Scottish firms Morton Fraser and MacRoberts have called off merger talks in recent weeks, Legal Business has learned.
The talks, which began last year, are thought to have reached an advanced stage, but according to a source were called off because any merger was ‘financially unworkable.’ It is understood that MacRoberts’ pension deficit and property liabilities were contributing factors in the discussions ending.
A spokesperson for MacRoberts said: ‘At any point we are in conversation with a number of individuals, teams and firms and it would be inappropriate to make any comment on the existence or otherwise of any such conversations.’
Both firms are around the same size, with revenue under the £20m mark and offices in Edinburgh and Glasgow. MacRoberts also has an office in Dundee. If the merger had been successful it would have created the sixth largest Scottish independent firm after Brodies, Burness Paull, Shepherd and Wedderburn, Maclay Murray & Spens and Dickson Minto.
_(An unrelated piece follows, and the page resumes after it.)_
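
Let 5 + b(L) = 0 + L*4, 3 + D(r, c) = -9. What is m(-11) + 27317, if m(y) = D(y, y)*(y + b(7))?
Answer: 27173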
The Scottish legal market is no stranger to mergers, with Addleshaw Goddard the latest firm to vote through a Scottish union with HBJ Gateley by June this year. Addleshaws has long wanted a presence in the Scottish market, with merger talks between the firm and Maclays called off last February.
In 2015 Clyde & Co successfully secured a merger with Scottish firm Simpson & Marwick which added around £30m to the firm’s top line.
The Anglo-Scottish tie-up continues a prolonged incursion by English firms north of the border in the last five years, which also includes McGrigors’ acquisition by Pinsent Masons in 2012 and CMS Cameron McKenna’s acquisition of Dundas & Wilson in 2014.